2:That our relations to technology and production would change - I should have knocked your bosses line for six - how can an organiser be a boss, if the workers are voluntary, and the organiser has no power of hire or fire, and no disciplinary measures available personally? Further, as Marx repeatedly noted, under Capitalism we are dominated by machinery, the machines are the workplace masters, labour-saving devices do not save us labour, they make us work harder and longer- teh entire ethos of capitalist production is to make work longer, and cheaper in terms of time per unit: such imperatives would not be there udner socialism, or relation to the factory would be one of getting the required quality necessary, even if it means taking more time.
3:I have constantly had the feeling we are talking past one another - let me try again on social division. If in lancaster Texas there is an Oil Field, and Lancaster England, a Postash Mine, and in Texas a shift in the oil fields is set on the rota, and not in a Potash mine (coz there isn't one), and in England vice versa, then does there, or does there not exist a social division between the people of Lancaster and the people of Lancaster, who are both members of the one world socialist society?

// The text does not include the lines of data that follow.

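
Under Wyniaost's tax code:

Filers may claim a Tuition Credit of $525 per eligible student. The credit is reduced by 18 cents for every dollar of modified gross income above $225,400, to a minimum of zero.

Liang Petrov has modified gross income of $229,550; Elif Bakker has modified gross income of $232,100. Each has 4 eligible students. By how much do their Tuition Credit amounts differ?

Liang ($229,550): Tuition Credit: base = 4 × $525 = $2,100. 18% of the $4,150 excess over $225,400 is $747; credit = $2,100 − $747 = $1,353.
Elif ($232,100): Tuition Credit: base = 4 × $525 = $2,100. 18% of the $6,700 excess over $225,400 is $1,206; credit = $2,100 − $1,206 = $894.
Difference: |$1,353 − $894| = $459.

$459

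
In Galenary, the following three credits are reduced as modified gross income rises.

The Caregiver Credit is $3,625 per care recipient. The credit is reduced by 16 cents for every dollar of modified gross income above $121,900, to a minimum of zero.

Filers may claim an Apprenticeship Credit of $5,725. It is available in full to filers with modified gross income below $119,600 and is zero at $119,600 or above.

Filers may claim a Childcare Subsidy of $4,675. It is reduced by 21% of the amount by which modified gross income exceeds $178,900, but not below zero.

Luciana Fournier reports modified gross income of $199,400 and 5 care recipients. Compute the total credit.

Caregiver Credit: base = 5 × $3,625 = $18,125. 16% of the $77,500 excess over $121,900 is $12,400; credit = $18,125 − $12,400 = $5,725.
Apprenticeship Credit: $199,400 meets or exceeds the $119,600 cutoff, so the credit is $0.
Childcare Subsidy: 21% of the $20,500 excess over $178,900 is $4,305; credit = $4,675 − $4,305 = $370.
Total: $5,725 + $0 + $370 = $6,095.

$6,095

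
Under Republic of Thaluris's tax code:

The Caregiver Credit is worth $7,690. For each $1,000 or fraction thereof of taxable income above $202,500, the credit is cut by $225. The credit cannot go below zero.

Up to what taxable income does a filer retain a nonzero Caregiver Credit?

$236,500

After 34 increments the reduction is 34 × $225 = $7,650, leaving $40; one more increment wipes it out. Increment 34 ends at excess 34 × $1,000 = $34,000, so the highest qualifying income is $202,500 + $34,000 = $236,500.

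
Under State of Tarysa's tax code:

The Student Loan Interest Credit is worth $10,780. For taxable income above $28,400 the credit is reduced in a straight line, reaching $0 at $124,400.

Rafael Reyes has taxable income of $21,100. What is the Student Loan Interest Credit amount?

Student Loan Interest Credit: $21,100 is at or below the $28,400 threshold, so the full $10,780 applies.

$10,780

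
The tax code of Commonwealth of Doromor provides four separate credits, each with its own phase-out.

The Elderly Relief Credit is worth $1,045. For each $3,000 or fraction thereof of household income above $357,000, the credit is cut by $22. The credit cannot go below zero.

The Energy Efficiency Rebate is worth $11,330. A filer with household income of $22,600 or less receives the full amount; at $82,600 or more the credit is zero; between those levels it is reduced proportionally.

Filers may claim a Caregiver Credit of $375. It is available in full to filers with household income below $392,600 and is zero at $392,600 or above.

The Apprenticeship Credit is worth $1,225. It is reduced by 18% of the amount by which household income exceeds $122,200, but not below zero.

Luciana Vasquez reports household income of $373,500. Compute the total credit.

Elderly Relief Credit: income exceeds $357,000 by $16,500, which is 6 full-or-partial $3,000 increments; reduction = 6 × $22 = $132, leaving $913.
Energy Efficiency Rebate: $373,500 is at or above $82,600, so the credit is $0.
Caregiver Credit: $373,500 is below the $392,600 cutoff, so the full $375 applies.
Apprenticeship Credit: 18% of the $251,300 excess over $122,200 is $45,234 ≥ base, so the credit is $0.
Total: $913 + $0 + $375 + $0 = $1,288.

$1,288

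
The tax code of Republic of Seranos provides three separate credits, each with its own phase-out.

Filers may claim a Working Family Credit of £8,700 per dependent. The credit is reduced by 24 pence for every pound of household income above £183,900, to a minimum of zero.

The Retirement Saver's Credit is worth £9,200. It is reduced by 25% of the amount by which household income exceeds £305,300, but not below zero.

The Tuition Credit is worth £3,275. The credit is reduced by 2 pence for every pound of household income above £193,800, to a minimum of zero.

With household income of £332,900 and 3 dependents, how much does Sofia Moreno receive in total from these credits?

£2,793

Working Family Credit: base = 3 × £8,700 = £26,100. 24% of the £149,000 excess over £183,900 is £35,760 ≥ base, so the credit is £0.
Retirement Saver's Credit: 25% of the £27,600 excess over £305,300 is £6,900; credit = £9,200 − £6,900 = £2,300.
Tuition Credit: 2% of the £139,100 excess over £193,800 is £2,782; credit = £3,275 − £2,782 = £493.
Total: £0 + £2,300 + £493 = £2,793.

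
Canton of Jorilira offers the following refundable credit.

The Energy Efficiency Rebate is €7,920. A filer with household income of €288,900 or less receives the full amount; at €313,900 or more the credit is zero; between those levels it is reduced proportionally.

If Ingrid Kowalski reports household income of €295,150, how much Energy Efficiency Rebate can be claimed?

Energy Efficiency Rebate: €295,150 is €6,250 into a €25,000 phase-out range, leaving 18,750/25,000 of the credit: €7,920 × 18,750/25,000 = €5,940.

€5,940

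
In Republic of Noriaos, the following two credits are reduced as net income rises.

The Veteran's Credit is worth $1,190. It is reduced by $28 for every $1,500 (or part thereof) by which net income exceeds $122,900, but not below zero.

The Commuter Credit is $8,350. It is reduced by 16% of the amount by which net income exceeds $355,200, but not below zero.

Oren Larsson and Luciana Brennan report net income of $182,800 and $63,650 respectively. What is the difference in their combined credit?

$1,120

Oren ($182,800): Veteran's Credit: income exceeds $122,900 by $59,900, which is 40 full-or-partial $1,500 increments; reduction = 40 × $28 = $1,120, leaving $70. Commuter Credit: $182,800 is at or below the $355,200 threshold, so the full $8,350 applies. total $70 + $8,350 = $8,420
Luciana ($63,650): Veteran's Credit: $63,650 is at or below the $122,900 threshold, so the full $1,190 applies. Commuter Credit: $63,650 is at or below the $355,200 threshold, so the full $8,350 applies. total $1,190 + $8,350 = $9,540
Difference: |$8,420 − $9,540| = $1,120.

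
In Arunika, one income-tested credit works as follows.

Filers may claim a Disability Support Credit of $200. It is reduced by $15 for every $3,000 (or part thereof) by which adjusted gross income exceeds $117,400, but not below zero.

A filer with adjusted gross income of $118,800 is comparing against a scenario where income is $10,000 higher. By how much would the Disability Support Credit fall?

$45

At $118,800 — income exceeds $117,400 by $1,400, which is 1 full-or-partial $3,000 increment; reduction = 1 × $15 = $15, leaving $185.
At $128,800 — income exceeds $117,400 by $11,400, which is 4 full-or-partial $3,000 increments; reduction = 4 × $15 = $60, leaving $140.
Lost: $185 − $140 = $45.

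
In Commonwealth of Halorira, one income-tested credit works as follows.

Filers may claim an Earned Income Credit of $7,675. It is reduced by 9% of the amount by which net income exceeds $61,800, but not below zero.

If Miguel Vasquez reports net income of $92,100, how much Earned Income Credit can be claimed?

$4,948

Earned Income Credit: 9% of the $30,300 excess over $61,800 is $2,727; credit = $7,675 − $2,727 = $4,948.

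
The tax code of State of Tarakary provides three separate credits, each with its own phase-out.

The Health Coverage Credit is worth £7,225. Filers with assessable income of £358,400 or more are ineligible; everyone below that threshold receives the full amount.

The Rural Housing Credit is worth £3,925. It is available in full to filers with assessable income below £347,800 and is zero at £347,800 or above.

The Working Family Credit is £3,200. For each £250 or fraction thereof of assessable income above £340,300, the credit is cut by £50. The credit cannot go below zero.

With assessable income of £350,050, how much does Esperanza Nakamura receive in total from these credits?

Health Coverage Credit: £350,050 is below the £358,400 cutoff, so the full £7,225 applies.
Rural Housing Credit: £350,050 meets or exceeds the £347,800 cutoff, so the credit is £0.
Working Family Credit: income exceeds £340,300 by £9,750, which is 39 full-or-partial £250 increments; reduction = 39 × £50 = £1,950, leaving £1,250.
Total: £7,225 + £0 + £1,250 = £8,475.

£8,475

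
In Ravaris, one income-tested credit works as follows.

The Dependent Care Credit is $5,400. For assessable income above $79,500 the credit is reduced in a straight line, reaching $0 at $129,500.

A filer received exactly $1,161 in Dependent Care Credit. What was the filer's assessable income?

$1,161 is 1,161/5,400 of the full $5,400, so 4,239/5,400 of the $50,000 range has been used: income = $79,500 + $50,000 × 4,239/5,400 = $118,750.

$118,750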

4:Conditions for socialism: basically, when you say that people are marked by the conditions of capitalism, you are casting them in the object role of the standard vanguardists, asssuming socialism to come before people are ready and willing for it - being marked by capitralism only means their subjectivities will be formed by relation to its conditions, not that they will remain as they were under its conditions. Democracy is about trust, my whole position has been that I trust people to sort out equitable divisions of labour, equitable production, for themselves, in social relations, without needing the intercession of the law - you don't seem to trust folk to run their own lives.
5:I remain convinced, personally, that there may well be a small number of people who will choose not to work at all under socialism - and frankly, I don't care. I think, basically, they're the ones who'd be losing out (see point 1). I think that trying to stop them would only make life shit for the rest of us - they're wankers, but to stop them we've got to treat everyone like a wanker. To make them work would be pure moralism, and socialists are moralists, our case is not a moral one, but a practical one, we do not denounce exploitation because it is wrong, but because it makes life shit for the majority of us. moralism, is utopian in extremis.
Thats my peice, have the last word squire, you've worked for it.